Batgirl #40 sees the revelation of Batgirl’s enemy and begins to build a new team of female vigilantes in a great wrap up to this recent arc.
Writers: Brenden Fletcher and Cameron Stewart
Artist: Babs Tarr
Breakdowns: Cameron Stewart
Colourist: Maris Wicks
Letterer: Jared K. Fletcher
Editor: Chris Conroy
Publisher: DC Comics
Cover Price: $2.99
Previously in Batgirl #39: Batgirl loses the love of Burnside.
HER OWN GREATEST ENEMY
Many details that the writing team of Brenden Fletcher and Cameron Stewart have been dropping throughout their first arc pay off in the pages of Batgirl #40. This issue is a very strong end to a mixed bag of an arc. For the first time since we met her, Barbara’s roommate/best friend Frankie really pays off and readers get the sense of why she matters in addition to what she has to offer to the series as a whole. Readers also get a glimpse of just how far the titular character has come in her own emotional development as a person and as a vigilante.
Further to Frankie, in Batgirl #40 readers learn that she and Barbara met in the hospital and went through a lot of recovery/physical therapy together and that Frankie has stood by Barbara during her darkest days. Readers have been told from the beginning that Frankie is very smart and a talented programmer, but in this issue that pays off in a real way. Not only does Frankie prove herself to be a brave and loyal friend to Barbara (even when she’s under the mask of Batgirl), but toward the end of the issue she manages to salvage a piece of technology that is very important to Barbara and has suffered from corruption. Fletcher and Stewart ought to have parsed some of this awesomeness out earlier in the series, but it really pays off here. Frankie finally feels like a real person, she affable and she’s earned staying power in the future of this book.
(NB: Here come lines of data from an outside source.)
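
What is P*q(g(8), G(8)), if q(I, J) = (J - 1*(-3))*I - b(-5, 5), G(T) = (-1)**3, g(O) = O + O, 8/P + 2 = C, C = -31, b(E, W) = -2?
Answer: -272/33 ≈ -8.2424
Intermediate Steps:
P = -8/33 (P = 8/(-2 - 31) = 8/(-33) = 8*(-1/33) = -8/33 ≈ -0.24242)
g(O) = 2*O
G(T) = -1
q(I, J) = 2 + I*(3 + J) (q(I, J) = (J - 1*(-3))*I - 1*(-2) = (J + 3)*I + 2 = (3 + J)*I + 2 = I*(3 + J) + 2 = 2 + I*(3 + J))
P*q(g(8), G(8)) = -8*(2 + 3*(2*8) + (2*8)*(-1))/33 = -8*(2 + 3*16 + 16*(-1))/33 = -8*(2 + 48 - 16)/33 = -8/33*34 = -272/33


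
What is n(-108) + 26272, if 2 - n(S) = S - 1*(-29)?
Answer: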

Batgirl #40 reveals Fletcher and Stewart’s villain – Barbara herself! Since she entered grad school Barbara has been struggling to regain a lost program she initially built during her time in therapy – where she first met Frankie. The aforementioned program has been lost only to have secretly been reasserting itself by trying to reclaim ownership of Barbara’s body. It’s a touch too meta to have Batgirl’s enemy be an outward representation of herself, but it mostly works here. The great thing about this narrative device from Fletcher and Stewart is that readers get the chance to see just how much the character has blossomed into a new person since Gail Simone’s overly gritty incarnation.
Additionally, this villainous manifestation in Batgirl #40 forces Batgirl to rally the troops around her. Dinah/Black Canary gets an awesome moment that teases the kind of things readers have to look forward to in her upcoming solo title post-Convergence. At the same time Frankie further illustrates her technology skills by slipping almost seamlessly into the role of Oracle that Barbara herself used to fulfill. By the end of the issue readers are left with the sense that Batgirl, Black Canary and Frankie (who hasn’t named herself Oracle, but mentions that she does have a name in mind), may be poised to reform the Birds of Prey.
Fletcher and Stewart have done a great job with this issue, it’s solid and holds a ton of promise for the future. More stories like this, in this tone with these versions of the characters are something to look forward to with great anticipation.
Babs Tarr has really come into her own in this first arch of the series and it pays off, mirroring the narrative, in the pages of Batgirl #40. The characters are beautiful and feminine even in their suffering and when we get sweeping looks at a square in Gotham or a group of people it is like looking at a real location. Tarr’s pencils are really, really solid in this issue.
Where she really excels in Batgirl #40 are strange story moments that highlight the scale of attack Barbara’s rouge technology is about to unleash on a group of ignorant bystanders. Tarr offers readers a 1984-esque glimpse into the warped mind of the villain program, enabling the writing team to raise the stakes in the words that are put on the page and shape the scale of danger that Batgirl is willing and able to tackle on her own.
Batgirl #40 looks good, it feels dangerous and it a rewarding end to readers that have stuck with the ups and down in this first arc.
BOTTOM LINE: LOTS OF PROMISE
Batgirl #40 sets up a lot of cool things for the future of this series, it wraps up plot points that have been dropped along the way and looks good doing it. It’s worth taking a look at.